Just as important to Democrats is that when countries do not follow those standards, it would trigger the same enforcement mechanism that governs other areas of dispute, potentially resulting in punitive tariffs. Previous deals have simply obligated the government of an offending country to pay a fine.

Some Democrats have argued that previous trade deals have helped ship U.S. factory jobs to countries in which workers are exploited. They cast the new rules as redress.

"What this does is elevate the standard under which competition occurs," said Rep. Sander M. Levin (D-Mich.), chairman of a House subcommittee on trade. "This is the most effective anti-sweatshop provision. For a country to benefit, they have to give workers their rights."

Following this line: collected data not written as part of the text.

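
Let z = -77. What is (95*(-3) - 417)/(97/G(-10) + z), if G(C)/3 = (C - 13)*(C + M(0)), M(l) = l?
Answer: 484380/53033 ≈ 9.1336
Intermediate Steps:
G(C) = 3*C*(-13 + C) (G(C) = 3*((C - 13)*(C + 0)) = 3*((-13 + C)*C) = 3*(C*(-13 + C)) = 3*C*(-13 + C))
(95*(-3) - 417)/(97/G(-10) + z) = (95*(-3) - 417)/(97/((3*(-10)*(-13 - 10))) - 77) = (-285 - 417)/(97/((3*(-10)*(-23))) - 77) = -702/(97/690 - 77) = -702/(-53033/690) = -702*(-690/53033) = 484380/53033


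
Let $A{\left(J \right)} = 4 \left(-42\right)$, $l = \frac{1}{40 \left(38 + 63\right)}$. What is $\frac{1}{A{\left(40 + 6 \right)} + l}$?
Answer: $- \frac{4040}{678719} \approx -0.0059524$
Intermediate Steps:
$l = \frac{1}{4040}$ ($l = \frac{1}{40 \cdot 101} = \frac{1}{4040} \approx 0.00024752$)
$A{\left(J \right)} = -168$
$\frac{1}{A{\left(40 + 6 \right)} + l} = \frac{1}{-168 + \frac{1}{4040}} = \frac{1}{- \frac{678719}{4040}} = - \frac{4040}{678719}$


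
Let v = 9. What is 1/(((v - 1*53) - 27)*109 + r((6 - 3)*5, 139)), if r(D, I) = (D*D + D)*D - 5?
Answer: -1/4144 ≈ -0.00024131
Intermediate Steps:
r(D, I) = -5 + D*(D + D**2) (r(D, I) = (D**2 + D)*D - 5 = (D + D**2)*D - 5 = D*(D + D**2) - 5 = -5 + D*(D + D**2))
1/(((v - 1*53) - 27)*109 + r((6 - 3)*5, 139)) = 1/(((9 - 1*53) - 27)*109 + (-5 + ((6 - 3)*5)**2 + ((6 - 3)*5)**3)) = 1/(((9 - 53) - 27)*109 + (-5 + (3*5)**2 + (3*5)**3)) = 1/((-44 - 27)*109 + (-5 + 15**2 + 15**3)) = 1/(-71*109 + (-5 + 225 + 3375)) = 1/(-7739 + 3595) = 1/(-4144) = -1/4144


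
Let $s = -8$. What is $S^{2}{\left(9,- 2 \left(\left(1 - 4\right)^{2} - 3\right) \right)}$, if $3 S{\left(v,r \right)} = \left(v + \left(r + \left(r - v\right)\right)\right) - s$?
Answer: $\frac{256}{9} \approx 28.444$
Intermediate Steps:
$S{\left(v,r \right)} = \frac{8}{3} + \frac{2 r}{3}$ ($S{\left(v,r \right)} = \frac{\left(v + \left(r + \left(r - v\right)\right)\right) - -8}{3} = \frac{\left(v + \left(- v + 2 r\right)\right) + 8}{3} = \frac{2 r + 8}{3} = \frac{8 + 2 r}{3} = \frac{8}{3} + \frac{2 r}{3}$)
$S^{2}{\left(9,- 2 \left(\left(1 - 4\right)^{2} - 3\right) \right)} = \left(\frac{8}{3} + \frac{2 \left(- 2 \left(\left(1 - 4\right)^{2} - 3\right)\right)}{3}\right)^{2} = \left(\frac{8}{3} + \frac{2 \left(- 2 \left(\left(-3\right)^{2} - 3\right)\right)}{3}\right)^{2} = \left(\frac{8}{3} + \frac{2 \left(- 2 \left(9 - 3\right)\right)}{3}\right)^{2} = \left(\frac{8}{3} + \frac{2 \left(\left(-2\right) 6\right)}{3}\right)^{2} = \left(\frac{8}{3} + \frac{2}{3} \left(-12\right)\right)^{2} = \left(\frac{8}{3} - 8\right)^{2} = \left(- \frac{16}{3}\right)^{2} = \frac{256}{9}$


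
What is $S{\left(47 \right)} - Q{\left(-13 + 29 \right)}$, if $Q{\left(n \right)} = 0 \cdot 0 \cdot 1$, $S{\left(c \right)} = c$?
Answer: $47$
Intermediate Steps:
$Q{\left(n \right)} = 0$ ($Q{\left(n \right)} = 0 \cdot 1 = 0$)
$S{\left(47 \right)} - Q{\left(-13 + 29 \right)} = 47 - 0 = 47 + 0 = 47$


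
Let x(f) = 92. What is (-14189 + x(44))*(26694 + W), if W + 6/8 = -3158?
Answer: -1327105677/4 ≈ -3.3178e+8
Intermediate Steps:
W = -12635/4 (W = -¾ - 3158 = -12635/4 ≈ -3158.8)
(-14189 + x(44))*(26694 + W) = (-14189 + 92)*(26694 - 12635/4) = -14097*94141/4 = -1327105677/4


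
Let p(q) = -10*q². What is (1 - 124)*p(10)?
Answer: 123000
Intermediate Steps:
(1 - 124)*p(10) = (1 - 124)*(-10*10²) = -(-1230)*100 = -123*(-1000) = 123000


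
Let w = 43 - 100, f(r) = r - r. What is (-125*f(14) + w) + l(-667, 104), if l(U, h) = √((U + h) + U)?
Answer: -57 + I*√1230 ≈ -57.0 + 35.071*I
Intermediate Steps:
l(U, h) = √(h + 2*U)
f(r) = 0
w = -57
(-125*f(14) + w) + l(-667, 104) = (-125*0 - 57) + √(104 + 2*(-667)) = (0 - 57) + √(104 - 1334) = -57 + √(-1230) = -57 + I*√1230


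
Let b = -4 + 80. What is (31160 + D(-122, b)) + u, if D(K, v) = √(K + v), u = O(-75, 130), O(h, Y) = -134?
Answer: 31026 + I*√46 ≈ 31026.0 + 6.7823*I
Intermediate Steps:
b = 76
u = -134
(31160 + D(-122, b)) + u = (31160 + √(-122 + 76)) - 134 = (31160 + √(-46)) - 134 = (31160 + I*√46) - 134 = 31026 + I*√46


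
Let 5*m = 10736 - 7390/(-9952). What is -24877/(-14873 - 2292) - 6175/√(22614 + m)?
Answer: 24877/17165 - 24700*√957976955805/616062351 ≈ -37.793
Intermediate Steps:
m = 53426031/24880 (m = (10736 - 7390/(-9952))/5 = (10736 - 7390*(-1)/9952)/5 = (10736 - 1*(-3695/4976))/5 = (10736 + 3695/4976)/5 = (⅕)*(53426031/4976) = 53426031/24880 ≈ 2147.3)
-24877/(-14873 - 2292) - 6175/√(22614 + m) = -24877/(-14873 - 2292) - 6175/√(22614 + 53426031/24880) = -24877/(-17165) - 6175*4*√957976955805/616062351 = -24877*(-1/17165) - 6175*4*√957976955805/616062351 = 24877/17165 - 24700*√957976955805/616062351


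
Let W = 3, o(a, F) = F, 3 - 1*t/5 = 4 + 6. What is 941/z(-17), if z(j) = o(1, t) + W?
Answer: -941/32 ≈ -29.406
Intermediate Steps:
t = -35 (t = 15 - 5*(4 + 6) = 15 - 5*10 = 15 - 50 = -35)
z(j) = -32 (z(j) = -35 + 3 = -32)
941/z(-17) = 941/(-32) = 941*(-1/32) = -941/32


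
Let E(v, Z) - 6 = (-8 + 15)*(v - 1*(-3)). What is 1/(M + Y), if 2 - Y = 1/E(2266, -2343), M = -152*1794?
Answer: -15889/4332707855 ≈ -3.6672e-6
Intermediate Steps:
E(v, Z) = 27 + 7*v (E(v, Z) = 6 + (-8 + 15)*(v - 1*(-3)) = 6 + 7*(v + 3) = 6 + 7*(3 + v) = 6 + (21 + 7*v) = 27 + 7*v)
M = -272688
Y = 31777/15889 (Y = 2 - 1/(27 + 7*2266) = 2 - 1/(27 + 15862) = 2 - 1/15889 = 31777/15889 ≈ 1.9999)
1/(M + Y) = 1/(-272688 + 31777/15889) = 1/(-4332707855/15889) = -15889/4332707855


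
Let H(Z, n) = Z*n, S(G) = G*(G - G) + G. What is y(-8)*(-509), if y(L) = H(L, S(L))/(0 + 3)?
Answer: -32576/3 ≈ -10859.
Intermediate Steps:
S(G) = G (S(G) = G*0 + G = 0 + G = G)
y(L) = L**2/3 (y(L) = (L*L)/(0 + 3) = L**2/3)
y(-8)*(-509) = ((1/3)*(-8)**2)*(-509) = ((1/3)*64)*(-509) = (64/3)*(-509) = -32576/3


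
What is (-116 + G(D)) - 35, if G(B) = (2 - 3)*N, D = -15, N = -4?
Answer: -147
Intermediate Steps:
G(B) = 4 (G(B) = (2 - 3)*(-4) = -1*(-4) = 4)
(-116 + G(D)) - 35 = (-116 + 4) - 35 = -112 - 35 = -147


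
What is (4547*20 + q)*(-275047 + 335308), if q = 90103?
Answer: 10909832223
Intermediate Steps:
(4547*20 + q)*(-275047 + 335308) = (4547*20 + 90103)*(-275047 + 335308) = (90940 + 90103)*60261 = 181043*60261 = 10909832223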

The administration had been resistant to including the ILO standards without language guaranteeing they could not be used to influence U.S. labor law. Some Republicans, echoing the fears of industry, noted that the United States has not signed several treaties of the International Labor Organization, and some U.S. labor laws may violate its standards. Prison work in the United States, for example, could be considered a form of forced labor.

American industry groups have lobbied the Bush administration to demand a provision that would prevent the international standards from rewriting American law.

The sources said some industry groups have grown comfortable that it would be difficult for foreign governments to bring claims against the United States that would change American labor law. But others still oppose the compromise as a back-door way for American labor to use foreign trade deals to increase its power at home.

In the end, the sources said, the Bush administration faced up to the political reality that Democrats now run Congress. To gain votes on Capitol Hill, it embraced a compromise that could produce a backlash from business, rather than hold firm while its trade deals die.